Мышецкий встал, слезы брызнули от обиды.
— Уж не подозреваете ли вы меня… Нет! Я больше вас, господа, сидел в тюрьмах. Я более вас знаю крайности советского режима… Я был на продразверстке, когда вы жили золотом с Торгсинов! Я хлебал свое горе полной ложкой. Вас не ставили к стенке, а меня они ставили. Я прошел трудный и скорбный путь, но я не потерял веры в народ русский, и люблю его по-прежнему — всей любовью, на какую способен человек. И ежели, господа, этот народ, любимый мною, поверил в идеи Ленина, то для меня вопрос ясен: «если не с Лениным, то — с народом!..» Вот мое кредо, вот мое акмэ!
Он надел кепку, завязал шею шарфиком — его не задерживали.
— Разойдитесь! — сказал на прощание. — Вы не имеете права на подобные сборища. А за кошку — спасибо, хотя… Я бы не мог, как вы, господа, убить и поджарить свою любимую кошку, с которой играл когда-то, когда она была еще котенком… Прощайте же!
Вот, примерно, какая сцена произошла однажды в этом незаметном доме, притулившемся возле Фрунзенского универмага. Сергей Яковлевич ошибся в том, что сборище было явкой дураков-рамоликов — нет, это был заговор со всеми его ответвлениями. И немецкое командование и впрямь готовило «Санкт-Петербургское губернаторство».
Но, верное своим принципам, оно самолично назначило людей из числа «бывших» на главные посты. Губернатором Петербурга был назначен некий А. М. Круглов[81], завербованный германской разведкой еще в 1916 году. Кандидатом в вице-губернаторы наметили князя Мышецкого, как администратора старого закала, женатого когда-то на немецкой баронессе, а теперь к городу Ленина рвался его сынок — Бурхард-Адольф (Сергеевич) фон Мышецков…
В середине ноября Мышецкий получил 150 граммов хлеба, а через неделю ему отрезали в булочной 125 граммов. Не только петербуржцу, но и ленинградцу, самому стойкому, — только ноги протянуть. И вдруг — о, чудо! — нашел подброшенную к его порогу коробку. А в ней: мясо, печенье, сухое молоко, шоколад, гематоген. Не ведал бедный старик, что это сын подкармливал своего папеньку, как будущего «вице-губернатора»… Сын стоял под стенами города!
Но рядом, за тонкой стенкой коммунальной квартиры, умирало от голода семейство соседа Коли: жена и двое детей, а старуха-теща уже померла. И Сергей Яковлевич, разжевав на зубах плитку гематогена, отдал всю нечаянную находку детишкам:
— Я уже старый — сказал он, — а вам жить и жить… Помогай вам бог, дети!

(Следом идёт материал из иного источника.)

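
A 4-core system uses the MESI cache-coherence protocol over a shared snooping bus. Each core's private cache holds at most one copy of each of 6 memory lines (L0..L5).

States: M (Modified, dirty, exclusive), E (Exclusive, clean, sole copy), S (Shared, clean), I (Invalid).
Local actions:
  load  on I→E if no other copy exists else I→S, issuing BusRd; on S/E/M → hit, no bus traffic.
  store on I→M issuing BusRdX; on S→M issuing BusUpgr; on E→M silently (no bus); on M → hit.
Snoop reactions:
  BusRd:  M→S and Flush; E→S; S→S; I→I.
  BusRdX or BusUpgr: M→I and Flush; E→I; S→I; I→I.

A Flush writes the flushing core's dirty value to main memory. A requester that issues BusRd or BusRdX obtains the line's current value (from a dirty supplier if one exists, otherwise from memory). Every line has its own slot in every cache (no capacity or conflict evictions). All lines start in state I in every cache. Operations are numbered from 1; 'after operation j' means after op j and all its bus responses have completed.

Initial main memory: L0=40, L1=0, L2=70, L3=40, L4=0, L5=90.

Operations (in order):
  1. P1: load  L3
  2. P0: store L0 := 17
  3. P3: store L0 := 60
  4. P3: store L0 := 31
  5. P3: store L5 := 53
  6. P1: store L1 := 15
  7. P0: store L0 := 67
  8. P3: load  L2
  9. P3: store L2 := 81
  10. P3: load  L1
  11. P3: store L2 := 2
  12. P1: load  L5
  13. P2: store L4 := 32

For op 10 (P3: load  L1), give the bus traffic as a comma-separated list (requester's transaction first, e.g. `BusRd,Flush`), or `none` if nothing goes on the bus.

  op1 P1: load  L3 → I/E/I/I on L3; bus BusRd; mem=40
  op2 P0: store L0 := 17 → M/I/I/I on L0; bus BusRdX; mem=40
  op3 P3: store L0 := 60 → I/I/I/M on L0; bus BusRdX Flush; mem=17
  op4 P3: store L0 := 31 → I/I/I/M on L0; bus (none); mem=17
  op5 P3: store L5 := 53 → I/I/I/M on L5; bus BusRdX; mem=90
  op6 P1: store L1 := 15 → I/M/I/I on L1; bus BusRdX; mem=0
  op7 P0: store L0 := 67 → M/I/I/I on L0; bus BusRdX Flush; mem=31
  op8 P3: load  L2 → I/I/I/E on L2; bus BusRd; mem=70
  op9 P3: store L2 := 81 → I/I/I/M on L2; bus (none); mem=70
  op10 P3: load  L1 → I/S/I/S on L1; bus BusRd Flush; mem=15
  op11 P3: store L2 := 2 → I/I/I/M on L2; bus (none); mem=70
  op12 P1: load  L5 → I/S/I/S on L5; bus BusRd Flush; mem=53
  op13 P2: store L4 := 32 → I/I/M/I on L4; bus BusRdX; mem=0

bus = BusRd,Flush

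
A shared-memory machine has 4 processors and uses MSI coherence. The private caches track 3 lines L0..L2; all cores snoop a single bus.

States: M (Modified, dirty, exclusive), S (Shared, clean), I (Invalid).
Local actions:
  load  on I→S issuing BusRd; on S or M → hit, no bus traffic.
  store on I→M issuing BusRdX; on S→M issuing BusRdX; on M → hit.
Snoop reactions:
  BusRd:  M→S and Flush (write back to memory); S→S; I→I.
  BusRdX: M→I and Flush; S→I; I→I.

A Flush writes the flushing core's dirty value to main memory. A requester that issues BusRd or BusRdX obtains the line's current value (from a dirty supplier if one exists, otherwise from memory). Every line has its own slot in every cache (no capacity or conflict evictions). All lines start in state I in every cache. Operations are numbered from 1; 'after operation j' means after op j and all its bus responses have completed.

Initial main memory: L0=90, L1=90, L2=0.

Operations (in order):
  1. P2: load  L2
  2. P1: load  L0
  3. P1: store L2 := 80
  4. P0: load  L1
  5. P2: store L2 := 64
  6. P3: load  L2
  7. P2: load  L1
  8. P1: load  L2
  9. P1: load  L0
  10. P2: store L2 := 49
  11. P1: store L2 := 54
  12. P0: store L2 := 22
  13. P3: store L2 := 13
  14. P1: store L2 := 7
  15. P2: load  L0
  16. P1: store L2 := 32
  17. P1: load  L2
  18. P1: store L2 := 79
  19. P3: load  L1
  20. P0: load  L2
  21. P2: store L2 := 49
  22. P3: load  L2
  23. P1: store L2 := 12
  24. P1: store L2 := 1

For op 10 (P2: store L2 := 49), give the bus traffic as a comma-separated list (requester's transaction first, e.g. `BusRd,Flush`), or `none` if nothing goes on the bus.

bus = BusRdX

step 1: P2: load  L2  ⟶  IISI  (L2)  txn=BusRd  M[L2]=0
step 2: P1: load  L0  ⟶  ISII  (L0)  txn=BusRd  M[L0]=90
step 3: P1: store L2 := 80  ⟶  IMII  (L2)  txn=BusRdX  M[L2]=0
step 4: P0: load  L1  ⟶  SIII  (L1)  txn=BusRd  M[L1]=90
step 5: P2: store L2 := 64  ⟶  IIMI  (L2)  txn=BusRdX+Flush  M[L2]=80
step 6: P3: load  L2  ⟶  IISS  (L2)  txn=BusRd+Flush  M[L2]=64
step 7: P2: load  L1  ⟶  SISI  (L1)  txn=BusRd  M[L1]=90
step 8: P1: load  L2  ⟶  ISSS  (L2)  txn=BusRd  M[L2]=64
step 9: P1: load  L0  ⟶  ISII  (L0)  txn=∅  M[L0]=90
step 10: P2: store L2 := 49  ⟶  IIMI  (L2)  txn=BusRdX  M[L2]=64
step 11: P1: store L2 := 54  ⟶  IMII  (L2)  txn=BusRdX+Flush  M[L2]=49
step 12: P0: store L2 := 22  ⟶  MIII  (L2)  txn=BusRdX+Flush  M[L2]=54
step 13: P3: store L2 := 13  ⟶  IIIM  (L2)  txn=BusRdX+Flush  M[L2]=22
step 14: P1: store L2 := 7  ⟶  IMII  (L2)  txn=BusRdX+Flush  M[L2]=13
step 15: P2: load  L0  ⟶  ISSI  (L0)  txn=BusRd  M[L0]=90
step 16: P1: store L2 := 32  ⟶  IMII  (L2)  txn=∅  M[L2]=13
step 17: P1: load  L2  ⟶  IMII  (L2)  txn=∅  M[L2]=13
step 18: P1: store L2 := 79  ⟶  IMII  (L2)  txn=∅  M[L2]=13
step 19: P3: load  L1  ⟶  SISS  (L1)  txn=BusRd  M[L1]=90
step 20: P0: load  L2  ⟶  SSII  (L2)  txn=BusRd+Flush  M[L2]=79
step 21: P2: store L2 := 49  ⟶  IIMI  (L2)  txn=BusRdX  M[L2]=79
step 22: P3: load  L2  ⟶  IISS  (L2)  txn=BusRd+Flush  M[L2]=49
step 23: P1: store L2 := 12  ⟶  IMII  (L2)  txn=BusRdX  M[L2]=49
step 24: P1: store L2 := 1  ⟶  IMII  (L2)  txn=∅  M[L2]=49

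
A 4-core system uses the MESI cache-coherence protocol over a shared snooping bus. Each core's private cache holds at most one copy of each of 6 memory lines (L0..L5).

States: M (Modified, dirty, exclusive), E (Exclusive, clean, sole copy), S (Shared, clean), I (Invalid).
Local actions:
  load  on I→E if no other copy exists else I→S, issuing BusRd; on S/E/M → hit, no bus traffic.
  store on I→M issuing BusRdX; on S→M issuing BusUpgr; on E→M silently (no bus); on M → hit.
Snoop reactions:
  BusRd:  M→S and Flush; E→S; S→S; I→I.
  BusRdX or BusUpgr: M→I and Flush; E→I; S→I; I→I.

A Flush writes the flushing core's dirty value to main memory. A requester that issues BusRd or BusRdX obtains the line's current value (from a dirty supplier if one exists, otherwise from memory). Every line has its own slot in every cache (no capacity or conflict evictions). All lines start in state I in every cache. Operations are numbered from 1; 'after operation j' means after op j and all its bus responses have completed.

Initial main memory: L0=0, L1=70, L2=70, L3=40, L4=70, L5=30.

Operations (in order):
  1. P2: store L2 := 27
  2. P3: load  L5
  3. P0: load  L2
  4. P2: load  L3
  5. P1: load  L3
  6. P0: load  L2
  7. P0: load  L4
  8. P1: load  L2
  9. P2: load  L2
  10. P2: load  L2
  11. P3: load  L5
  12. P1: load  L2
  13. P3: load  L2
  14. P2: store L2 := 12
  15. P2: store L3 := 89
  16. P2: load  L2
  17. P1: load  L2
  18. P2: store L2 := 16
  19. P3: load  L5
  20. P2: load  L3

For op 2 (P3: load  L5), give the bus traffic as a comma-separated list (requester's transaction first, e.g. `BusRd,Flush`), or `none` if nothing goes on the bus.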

Там, среди обугленных сараев Бадаевских складов, земля впитала сожженный сахар. Тянулись через город саночки, качались тени людей, завернутые в одеяла. Мужчины в женских платках, старики в голубом дамском трико, но никто уже над ними не смеялся. Голод погасил смех. И громко рыдало, прислонясь к стене, странное живое существо — не мужчина, не женщина — ворох косынок и тряпок, из которого рвалось стоном, оглашая город — вымерший:
— О-о-о… о-о-о… А-а-а!
— Что с вами? — спросил Мышецкий у этого существа.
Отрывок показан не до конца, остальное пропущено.